7. En deuxième lieu, si la circulaire attaquée ne mentionne pas les autorisations d'absence dont peuvent bénéficier les agents candidats à l'Assemblée de Corse, omettant ainsi de reproduire intégralement ce que prévoit l'article L. 3142-79 code du travail, cette circonstance n'a pas pour objet et ne saurait légalement avoir pour effet d'exclure ces agents du bénéfice de ces autorisations. Le syndicat requérant n'est, par suite, pas fondé à soutenir que la circulaire est, pour ce motif, entachée d'illégalité.

8. Enfin, si les dispositions du point A du I de l'annexe 1 de la circulaire attaquée prévoient que les durées d'absence de l'enseignant peuvent être déduites des jours dits " de RTT ", alors que cette catégorie de personnels ne dispose pas de tels jours de repos, cette circonstance est sans incidence sur leur légalité.

En ce qui concerne l'exercice d'un mandat syndical (points B et C du II de l'annexe 1) :

9. En premier lieu, l'article 13 du décret du 28 mai 1982 relatif à l'exercice du droit syndical dans la fonction publique prévoit que des autorisations spéciales d'absence ne pouvant excéder vingt jours sont accordées à l'agent lorsque celui-ci est appelé à participer " a) Aux congrès ou aux réunions des organismes directeurs des organisations syndicales internationales ; / b) Aux congrès ou réunions des organismes directeurs des unions, fédérations ou confédérations de syndicats représentées au conseil commun de la fonction publique ". Contrairement à ce que soutient le syndicat requérant, les dispositions relatives aux modalités d'attribution de ces autorisations prévues au point B du II de l'annexe 1 n'excluent pas la possibilité, pour les représentants mandatés d'une organisation syndicale, qu'elle soit représentée ou non au conseil commun de la fonction publique, de bénéficier d'autorisations d'absence dans la limite de vingt jours par an pour participer aux congrès ou réunions des organismes directeurs des organisations syndicales internationales. Le moyen tiré ce qu'elles seraient illégales pour ce motif doit, par suite, être écarté.

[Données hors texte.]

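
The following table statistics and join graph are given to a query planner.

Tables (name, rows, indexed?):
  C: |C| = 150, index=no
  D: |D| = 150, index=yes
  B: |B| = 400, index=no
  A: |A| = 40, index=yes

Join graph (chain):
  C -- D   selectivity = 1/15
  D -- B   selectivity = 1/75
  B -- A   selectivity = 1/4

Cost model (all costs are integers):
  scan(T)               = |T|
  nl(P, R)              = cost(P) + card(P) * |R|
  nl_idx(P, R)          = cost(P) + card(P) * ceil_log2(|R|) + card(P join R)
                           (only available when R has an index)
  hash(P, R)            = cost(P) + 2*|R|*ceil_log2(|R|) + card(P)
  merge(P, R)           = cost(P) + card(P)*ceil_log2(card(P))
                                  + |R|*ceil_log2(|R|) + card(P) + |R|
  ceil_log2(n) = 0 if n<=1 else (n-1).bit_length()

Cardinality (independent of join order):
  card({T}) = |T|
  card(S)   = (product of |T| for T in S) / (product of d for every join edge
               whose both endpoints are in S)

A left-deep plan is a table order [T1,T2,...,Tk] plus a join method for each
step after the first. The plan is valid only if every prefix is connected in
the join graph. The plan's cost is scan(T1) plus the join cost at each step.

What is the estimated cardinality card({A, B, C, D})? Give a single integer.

80000

Tables in S: A(40), B(400), C(150), D(150)
Edges inside S: C-D(d=15), D-B(d=75), B-A(d=4)
numerator = 40 * 400 * 150 * 150 = 360000000
denominator = 15 * 75 * 4 = 4500
card(S) = 360000000 / 4500 = 80000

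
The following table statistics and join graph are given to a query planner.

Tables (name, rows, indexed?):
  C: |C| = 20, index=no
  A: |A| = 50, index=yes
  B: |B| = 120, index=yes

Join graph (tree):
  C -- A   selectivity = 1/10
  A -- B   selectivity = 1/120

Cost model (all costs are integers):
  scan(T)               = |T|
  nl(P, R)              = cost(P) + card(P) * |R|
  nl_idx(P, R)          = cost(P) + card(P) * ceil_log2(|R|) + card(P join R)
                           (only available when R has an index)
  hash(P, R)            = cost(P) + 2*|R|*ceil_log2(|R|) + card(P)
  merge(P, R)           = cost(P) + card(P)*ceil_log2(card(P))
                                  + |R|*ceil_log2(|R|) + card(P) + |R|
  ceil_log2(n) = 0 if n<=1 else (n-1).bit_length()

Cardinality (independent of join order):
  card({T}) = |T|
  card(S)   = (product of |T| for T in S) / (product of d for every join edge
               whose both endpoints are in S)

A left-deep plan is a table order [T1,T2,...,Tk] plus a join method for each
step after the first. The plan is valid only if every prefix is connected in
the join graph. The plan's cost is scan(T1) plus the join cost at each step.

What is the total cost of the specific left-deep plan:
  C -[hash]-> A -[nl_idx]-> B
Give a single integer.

step 1: scan C: cost=20, card=20
step 2: join A via hash
    card(P join A) = 20*50/(10) = 100
    cost = 20 + 2*50*6 + 20 = 640
step 3: join B via nl_idx
    card(P join B) = 100*120/(120) = 100
    cost = 640 + 100*7 + 100 = 1440

1440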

10. En second lieu, l'article 15 du décret du 28 mai 1982 institue un régime d'autorisations de droit et prévoit, aux termes de son I, que les représentants syndicaux, titulaires et suppléants, appelés à siéger dans diverses instances de concertation, dont l'alinéa 1er fixe la liste, se voient accorder une autorisation d'absence " sur simple présentation de leur convocation ou du document les informant de la réunion de ces organismes ". Si ce même article ouvre la possibilité, dans un département ministériel donné, d'adapter la liste de ces instances par arrêté conjoint du ministre chargé de la fonction publique et du ministre intéressé, l'arrêté en cause ne saurait avoir d'autre objet que de compléter la liste des instances de concertation ouvrant droit à autorisation d'absence et ne pourrait légalement plafonner les durées de ces absences autorisées. Ainsi, en prévoyant, au point C du II de son annexe 1, un maximum " de deux à trois jours par an " pour les autorisations susceptibles d'être accordées à ce titre, la circulaire attaquée a méconnu les dispositions du décret du 28 mai 1982 citées ci-dessus. Par suite, le syndicat requérant est fondé à demander l'annulation des mots " dans la limite de deux à trois jours par an ", qui sont divisibles des autres dispositions de la circulaire.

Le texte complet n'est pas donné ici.